Objections - n°12 - décembre 2007 - page 1
Les évêques français dans l’impasse - Abbé Guillaume de Tanoüarn
Le roboratif discours de clôture administré aux évêques français lors de leur assemblée générale à Lourdes au début du mois de novembre par le cardinal Vingt-Trois ne doit pas faire oublier à ces mêmes évêques les difficultés qu'ils rencontrent dans leurs diocèses respectifs, lorsqu'il s'agit d'appliquer le Motu proprio du pape Benoît XVI libérant la liturgie traditionnelle. De cela d'ailleurs, le nouveau patron n'a pas soufflé un mot, laissant chacun affronter la difficulté telle qu'elle se présente à lui. L'attitude générale, comme nous l'avons dit dans le précédent numéro, a été largement édictée dans les réunions régionales de la mi-septembre : la messe traditionnelle peut-être, de temps en temps, mais surtout pas de prêtres venant de l'extérieur : nous avons les mêmes à la maison !

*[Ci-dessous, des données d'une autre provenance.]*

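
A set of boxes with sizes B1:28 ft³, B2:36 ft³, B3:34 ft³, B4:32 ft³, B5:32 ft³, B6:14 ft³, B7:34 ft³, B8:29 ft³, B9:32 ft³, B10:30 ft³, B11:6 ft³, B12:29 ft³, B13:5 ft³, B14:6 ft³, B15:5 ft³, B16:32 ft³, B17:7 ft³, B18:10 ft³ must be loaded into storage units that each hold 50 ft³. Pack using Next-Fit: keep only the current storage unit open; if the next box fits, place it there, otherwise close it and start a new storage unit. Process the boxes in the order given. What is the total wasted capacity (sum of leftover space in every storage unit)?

Put B1 (28 ft³) in storage unit 1; 22 ft³ remain.
Put B2 (36 ft³) in storage unit 2; 14 ft³ remain.
Put B3 (34 ft³) in storage unit 3; 16 ft³ remain.
Put B4 (32 ft³) in storage unit 4; 18 ft³ remain.
Put B5 (32 ft³) in storage unit 5; 18 ft³ remain.
Put B6 (14 ft³) in storage unit 5; 4 ft³ remain.
Put B7 (34 ft³) in storage unit 6; 16 ft³ remain.
Put B8 (29 ft³) in storage unit 7; 21 ft³ remain.
Put B9 (32 ft³) in storage unit 8; 18 ft³ remain.
Put B10 (30 ft³) in storage unit 9; 20 ft³ remain.
Put B11 (6 ft³) in storage unit 9; 14 ft³ remain.
Put B12 (29 ft³) in storage unit 10; 21 ft³ remain.
Put B13 (5 ft³) in storage unit 10; 16 ft³ remain.
Put B14 (6 ft³) in storage unit 10; 10 ft³ remain.
Put B15 (5 ft³) in storage unit 10; 5 ft³ remain.
Put B16 (32 ft³) in storage unit 11; 18 ft³ remain.
Put B17 (7 ft³) in storage unit 11; 11 ft³ remain.
Put B18 (10 ft³) in storage unit 11; 1 ft³ remain.
11 storage units × 50 ft³ = 550 ft³; used 401 ft³; unused 149 ft³.

149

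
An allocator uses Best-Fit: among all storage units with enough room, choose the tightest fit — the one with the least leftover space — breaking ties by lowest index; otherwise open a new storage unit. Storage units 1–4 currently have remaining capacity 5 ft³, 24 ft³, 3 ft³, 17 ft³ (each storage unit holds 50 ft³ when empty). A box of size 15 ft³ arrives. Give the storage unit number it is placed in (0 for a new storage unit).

4

Storage units with room: storage unit 2 (24 ft³), storage unit 4 (17 ft³).
Tightest fit is storage unit 4 with 17 ft³ free.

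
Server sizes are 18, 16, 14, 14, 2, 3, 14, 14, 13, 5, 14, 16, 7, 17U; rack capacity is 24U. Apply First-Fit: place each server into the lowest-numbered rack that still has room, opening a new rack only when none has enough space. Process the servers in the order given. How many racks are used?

10 racks

Put 18U in rack 1; 6U remain.
Put 16U in rack 2; 8U remain.
Put 14U in rack 3; 10U remain.
Put 14U in rack 4; 10U remain.
Put 2U in rack 1; 4U remain.
Put 3U in rack 1; 1U remain.
Put 14U in rack 5; 10U remain.
Put 14U in rack 6; 10U remain.
Put 13U in rack 7; 11U remain.
Put 5U in rack 2; 3U remain.
Put 14U in rack 8; 10U remain.
Put 16U in rack 9; 8U remain.
Put 7U in rack 3; 3U remain.
Put 17U in rack 10; 7U remain.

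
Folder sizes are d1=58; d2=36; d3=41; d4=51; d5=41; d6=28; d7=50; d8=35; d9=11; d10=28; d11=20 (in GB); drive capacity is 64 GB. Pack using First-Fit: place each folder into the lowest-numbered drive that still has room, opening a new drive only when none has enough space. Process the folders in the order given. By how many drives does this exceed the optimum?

0

First-Fit: [58] [36,28] [41,11] [51] [41,20] [50] [35,28] → 7 drives.
Total size 399 GB; any packing needs at least ⌈399/64⌉ = 7 drives.
So 7 is already optimal.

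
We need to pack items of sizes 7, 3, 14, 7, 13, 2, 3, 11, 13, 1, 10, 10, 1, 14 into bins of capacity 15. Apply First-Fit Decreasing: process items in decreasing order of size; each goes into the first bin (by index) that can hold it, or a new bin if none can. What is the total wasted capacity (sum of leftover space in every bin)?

Sorted descending: 14, 14, 13, 13, 11, 10, 10, 7, 7, 3, 3, 2, 1, 1.
bin 1: place 14, 1 left
bin 2: place 14, 1 left
bin 3: place 13, 2 left
bin 4: place 13, 2 left
bin 5: place 11, 4 left
bin 6: place 10, 5 left
bin 7: place 10, 5 left
bin 8: place 7, 8 left
bin 8: place 7, 1 left
bin 5: place 3, 1 left
bin 6: place 3, 2 left
bin 3: place 2, 0 left
bin 1: place 1, 0 left
bin 2: place 1, 0 left
8 bins × 15 = 120; used 109; unused 11.

11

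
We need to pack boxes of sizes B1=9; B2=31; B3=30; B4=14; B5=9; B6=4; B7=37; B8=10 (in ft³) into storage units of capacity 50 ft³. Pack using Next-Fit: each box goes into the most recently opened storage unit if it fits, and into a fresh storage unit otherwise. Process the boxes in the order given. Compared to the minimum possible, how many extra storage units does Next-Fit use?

1

Next-Fit: [9,31] [30,14] [9,4,37] [10] → 4 storage units.
Total size 144 ft³; any packing needs at least ⌈144/50⌉ = 3 storage units.
An optimal packing achieves that bound: [37,10] [31,14,4] [30,9,9] → 3 storage units.
Excess: 4 − 3 = 1.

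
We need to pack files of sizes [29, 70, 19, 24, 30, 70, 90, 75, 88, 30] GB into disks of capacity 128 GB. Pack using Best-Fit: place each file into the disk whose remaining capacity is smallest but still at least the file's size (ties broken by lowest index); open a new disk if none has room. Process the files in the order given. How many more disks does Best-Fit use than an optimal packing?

0

Best-Fit: [29,70,19] [24,30,70] [90,30] [75] [88] → 5 disks.
Total size 525 GB; any packing needs at least ⌈525/128⌉ = 5 disks.
So 5 is already optimal.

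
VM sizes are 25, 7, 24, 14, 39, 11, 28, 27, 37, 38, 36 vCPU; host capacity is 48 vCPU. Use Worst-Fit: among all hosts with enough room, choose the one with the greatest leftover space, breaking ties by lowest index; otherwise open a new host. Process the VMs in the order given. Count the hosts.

Put 25 vCPU in host 1; 23 vCPU remain.
Put 7 vCPU in host 1; 16 vCPU remain.
Put 24 vCPU in host 2; 24 vCPU remain.
Put 14 vCPU in host 2; 10 vCPU remain.
Put 39 vCPU in host 3; 9 vCPU remain.
Put 11 vCPU in host 1; 5 vCPU remain.
Put 28 vCPU in host 4; 20 vCPU remain.
Put 27 vCPU in host 5; 21 vCPU remain.
Put 37 vCPU in host 6; 11 vCPU remain.
Put 38 vCPU in host 7; 10 vCPU remain.
Put 36 vCPU in host 8; 12 vCPU remain.

8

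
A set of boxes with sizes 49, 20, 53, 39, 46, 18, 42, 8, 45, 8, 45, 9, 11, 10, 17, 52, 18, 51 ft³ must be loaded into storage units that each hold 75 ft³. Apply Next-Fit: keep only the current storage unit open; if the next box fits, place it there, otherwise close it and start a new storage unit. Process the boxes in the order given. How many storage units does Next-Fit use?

9 storage units

storage unit 1: place 49 ft³, 26 ft³ left
storage unit 1: place 20 ft³, 6 ft³ left
storage unit 2: place 53 ft³, 22 ft³ left
storage unit 3: place 39 ft³, 36 ft³ left
storage unit 4: place 46 ft³, 29 ft³ left
storage unit 4: place 18 ft³, 11 ft³ left
storage unit 5: place 42 ft³, 33 ft³ left
storage unit 5: place 8 ft³, 25 ft³ left
storage unit 6: place 45 ft³, 30 ft³ left
storage unit 6: place 8 ft³, 22 ft³ left
storage unit 7: place 45 ft³, 30 ft³ left
storage unit 7: place 9 ft³, 21 ft³ left
storage unit 7: place 11 ft³, 10 ft³ left
storage unit 7: place 10 ft³, 0 ft³ left
storage unit 8: place 17 ft³, 58 ft³ left
storage unit 8: place 52 ft³, 6 ft³ left
storage unit 9: place 18 ft³, 57 ft³ left
storage unit 9: place 51 ft³, 6 ft³ left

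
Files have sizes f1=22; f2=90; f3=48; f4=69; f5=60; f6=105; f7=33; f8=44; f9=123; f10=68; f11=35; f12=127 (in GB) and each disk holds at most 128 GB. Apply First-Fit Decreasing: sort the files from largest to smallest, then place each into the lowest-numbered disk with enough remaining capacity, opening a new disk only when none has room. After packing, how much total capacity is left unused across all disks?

72

Sorted descending: 127, 123, 105, 90, 69, 68, 60, 48, 44, 35, 33, 22.
disk 1: place 127 GB, 1 GB left
disk 2: place 123 GB, 5 GB left
disk 3: place 105 GB, 23 GB left
disk 4: place 90 GB, 38 GB left
disk 5: place 69 GB, 59 GB left
disk 6: place 68 GB, 60 GB left
disk 6: place 60 GB, 0 GB left
disk 5: place 48 GB, 11 GB left
disk 7: place 44 GB, 84 GB left
disk 4: place 35 GB, 3 GB left
disk 7: place 33 GB, 51 GB left
disk 3: place 22 GB, 1 GB left
7 disks × 128 GB = 896 GB; used 824 GB; unused 72 GB.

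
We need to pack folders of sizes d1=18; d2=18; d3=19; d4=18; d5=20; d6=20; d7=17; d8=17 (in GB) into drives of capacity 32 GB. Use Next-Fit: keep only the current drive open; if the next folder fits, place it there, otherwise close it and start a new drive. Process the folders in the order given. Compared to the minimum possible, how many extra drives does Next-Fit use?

Next-Fit: [18] [18] [19] [18] [20] [20] [17] [17] → 8 drives.
8 folders exceed 16 GB (half the capacity), and no two of those can share a drive, so at least 8 drives are needed.
So 8 is already optimal.

0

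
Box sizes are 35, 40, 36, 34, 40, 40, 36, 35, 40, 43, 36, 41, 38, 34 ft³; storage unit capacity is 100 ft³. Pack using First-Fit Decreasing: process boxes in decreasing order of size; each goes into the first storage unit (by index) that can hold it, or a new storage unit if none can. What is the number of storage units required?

7

Sorted descending: 43, 41, 40, 40, 40, 40, 38, 36, 36, 36, 35, 35, 34, 34.
storage unit 1: place 43 ft³, 57 ft³ left
storage unit 1: place 41 ft³, 16 ft³ left
storage unit 2: place 40 ft³, 60 ft³ left
storage unit 2: place 40 ft³, 20 ft³ left
storage unit 3: place 40 ft³, 60 ft³ left
storage unit 3: place 40 ft³, 20 ft³ left
storage unit 4: place 38 ft³, 62 ft³ left
storage unit 4: place 36 ft³, 26 ft³ left
storage unit 5: place 36 ft³, 64 ft³ left
storage unit 5: place 36 ft³, 28 ft³ left
storage unit 6: place 35 ft³, 65 ft³ left
storage unit 6: place 35 ft³, 30 ft³ left
storage unit 7: place 34 ft³, 66 ft³ left
storage unit 7: place 34 ft³, 32 ft³ left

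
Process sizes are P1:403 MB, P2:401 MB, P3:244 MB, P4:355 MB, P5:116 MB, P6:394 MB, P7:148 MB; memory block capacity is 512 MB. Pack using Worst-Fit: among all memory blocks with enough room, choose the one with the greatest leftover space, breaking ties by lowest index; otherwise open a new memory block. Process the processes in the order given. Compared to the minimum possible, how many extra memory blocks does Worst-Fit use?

Worst-Fit: [403] [401] [244,116] [355,148] [394] → 5 memory blocks.
Total size 2061 MB; any packing needs at least ⌈2061/512⌉ = 5 memory blocks.
So 5 is already optimal.

0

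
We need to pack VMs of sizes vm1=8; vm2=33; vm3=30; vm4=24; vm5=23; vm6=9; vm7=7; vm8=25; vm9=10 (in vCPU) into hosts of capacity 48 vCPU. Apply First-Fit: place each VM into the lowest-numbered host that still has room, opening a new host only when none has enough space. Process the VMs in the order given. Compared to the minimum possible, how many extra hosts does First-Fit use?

0

First-Fit: [8,33,7] [30,9] [24,23] [25,10] → 4 hosts.
Total size 169 vCPU; any packing needs at least ⌈169/48⌉ = 4 hosts.
So 4 is already optimal.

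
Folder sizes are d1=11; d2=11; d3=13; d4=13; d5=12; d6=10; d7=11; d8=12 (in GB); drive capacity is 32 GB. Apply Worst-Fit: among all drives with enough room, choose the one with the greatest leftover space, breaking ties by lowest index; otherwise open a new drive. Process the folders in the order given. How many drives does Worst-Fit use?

4

d1 (11 GB) → drive 1 (remaining 21 GB)
d2 (11 GB) → drive 1 (remaining 10 GB)
d3 (13 GB) → drive 2 (remaining 19 GB)
d4 (13 GB) → drive 2 (remaining 6 GB)
d5 (12 GB) → drive 3 (remaining 20 GB)
d6 (10 GB) → drive 3 (remaining 10 GB)
d7 (11 GB) → drive 4 (remaining 21 GB)
d8 (12 GB) → drive 4 (remaining 9 GB)
Final drives: [11,11] [13,13] [12,10] [11,12].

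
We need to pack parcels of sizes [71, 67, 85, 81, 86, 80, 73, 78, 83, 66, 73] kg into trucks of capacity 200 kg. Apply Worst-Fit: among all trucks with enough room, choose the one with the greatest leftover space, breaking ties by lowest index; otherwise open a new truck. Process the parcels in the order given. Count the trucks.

Put 71 kg in truck 1; 129 kg remain.
Put 67 kg in truck 1; 62 kg remain.
Put 85 kg in truck 2; 115 kg remain.
Put 81 kg in truck 2; 34 kg remain.
Put 86 kg in truck 3; 114 kg remain.
Put 80 kg in truck 3; 34 kg remain.
Put 73 kg in truck 4; 127 kg remain.
Put 78 kg in truck 4; 49 kg remain.
Put 83 kg in truck 5; 117 kg remain.
Put 66 kg in truck 5; 51 kg remain.
Put 73 kg in truck 6; 127 kg remain.

6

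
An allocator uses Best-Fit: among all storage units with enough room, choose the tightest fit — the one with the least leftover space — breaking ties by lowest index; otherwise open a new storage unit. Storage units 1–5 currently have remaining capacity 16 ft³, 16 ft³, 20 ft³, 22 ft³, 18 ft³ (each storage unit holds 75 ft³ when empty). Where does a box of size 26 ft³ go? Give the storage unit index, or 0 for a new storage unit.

No storage unit has ≥ 26 ft³ free, so a new storage unit is opened.

0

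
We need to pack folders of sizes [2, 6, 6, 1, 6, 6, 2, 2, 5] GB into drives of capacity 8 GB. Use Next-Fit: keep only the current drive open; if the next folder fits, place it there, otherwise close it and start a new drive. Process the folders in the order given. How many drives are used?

5 drives

2 GB → drive 1 (remaining 6 GB)
6 GB → drive 1 (remaining 0 GB)
6 GB → drive 2 (remaining 2 GB)
1 GB → drive 2 (remaining 1 GB)
6 GB → drive 3 (remaining 2 GB)
6 GB → drive 4 (remaining 2 GB)
2 GB → drive 4 (remaining 0 GB)
2 GB → drive 5 (remaining 6 GB)
5 GB → drive 5 (remaining 1 GB)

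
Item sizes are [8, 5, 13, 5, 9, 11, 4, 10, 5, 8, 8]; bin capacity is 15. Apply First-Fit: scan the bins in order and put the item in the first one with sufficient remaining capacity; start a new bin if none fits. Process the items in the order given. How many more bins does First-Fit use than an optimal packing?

0

First-Fit: [8,5] [13] [5,9] [11,4] [10,5] [8] [8] → 7 bins.
7 items exceed 7.5 (half the capacity), and no two of those can share a bin, so at least 7 bins are needed.
So 7 is already optimal.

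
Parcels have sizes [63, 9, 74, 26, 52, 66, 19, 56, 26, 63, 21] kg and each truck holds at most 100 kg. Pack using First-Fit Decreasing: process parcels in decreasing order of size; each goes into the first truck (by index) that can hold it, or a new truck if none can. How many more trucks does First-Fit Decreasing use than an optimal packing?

First-Fit Decreasing: [74,26] [66,26] [63,21,9] [63,19] [56] [52] → 6 trucks.
6 parcels exceed 50 kg (half the capacity), and no two of those can share a truck, so at least 6 trucks are needed.
So 6 is already optimal.

0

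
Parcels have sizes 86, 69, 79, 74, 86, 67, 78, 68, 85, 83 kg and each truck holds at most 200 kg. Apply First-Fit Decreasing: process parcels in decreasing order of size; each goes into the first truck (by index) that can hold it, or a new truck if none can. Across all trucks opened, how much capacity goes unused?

Sorted descending: 86, 86, 85, 83, 79, 78, 74, 69, 68, 67.
truck 1: place 86 kg, 114 kg left
truck 1: place 86 kg, 28 kg left
truck 2: place 85 kg, 115 kg left
truck 2: place 83 kg, 32 kg left
truck 3: place 79 kg, 121 kg left
truck 3: place 78 kg, 43 kg left
truck 4: place 74 kg, 126 kg left
truck 4: place 69 kg, 57 kg left
truck 5: place 68 kg, 132 kg left
truck 5: place 67 kg, 65 kg left
5 trucks × 200 kg = 1000 kg; used 775 kg; unused 225 kg.

225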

Retour de Lourdes, Mgr Bouilleret, évêque d'Amiens, n'a pas de chance. Il trouve les traditionalistes de la FSSPX dans la rue, ou plutôt devant sa cathédrale, assistant à la messe du dimanche dans le froid de ce mois de novembre, sans qu'apparemment il y ait de place prévue pour eux dans l'hôtellerie diocésaine ! Comment faire ? se demande-t-il. « Avant tout je voudrais distinguer les intégristes et les traditionalistes » déclare l'évêque d'Amiens, bien embarrassé. Aux uns, il est prêt à accorder l'asile politique dans l'Église conciliaire, c'est-à-dire un prêtre « du diocèse » (comme s'il en avait trop !) qui leur dira la messe au compte-gouttes en leur enseignant les bienfaits de Vatican II, le concile qui a fait l'Église telle que nous la voyons aujourd'hui. Aux autres, les sans-papiers, les intégristes, il refuse même de les rencontrer. On ne sait jamais ! Une rencontre peut avoir toutes sortes de conséquences, non prévues dans la feuille de route. Il faut comprendre l'évêque aussi : gouverner c'est prévoir ! Il ne sera sans doute pas si facile de répondre à ces sans-logis de l'Église qui osent venir lui parler droit au logement : « nous avons les mêmes à la maison ! » Même parmi les fidèles du rang, cette soixantaine de héros qui se trouvaient, assistant à la messe du dimanche matin à l'intérieur de la cathédrale, ce discours passe mal. Dimanche 18 novembre, dans la cathédrale, le curé avait résolu de parler “messe face au peuple et présence au monde” ; et ce sont ses propres paroissiens qui l'ont interrompu en lui demandant d'aller faire de la présence au monde avec les catholiques restés dehors.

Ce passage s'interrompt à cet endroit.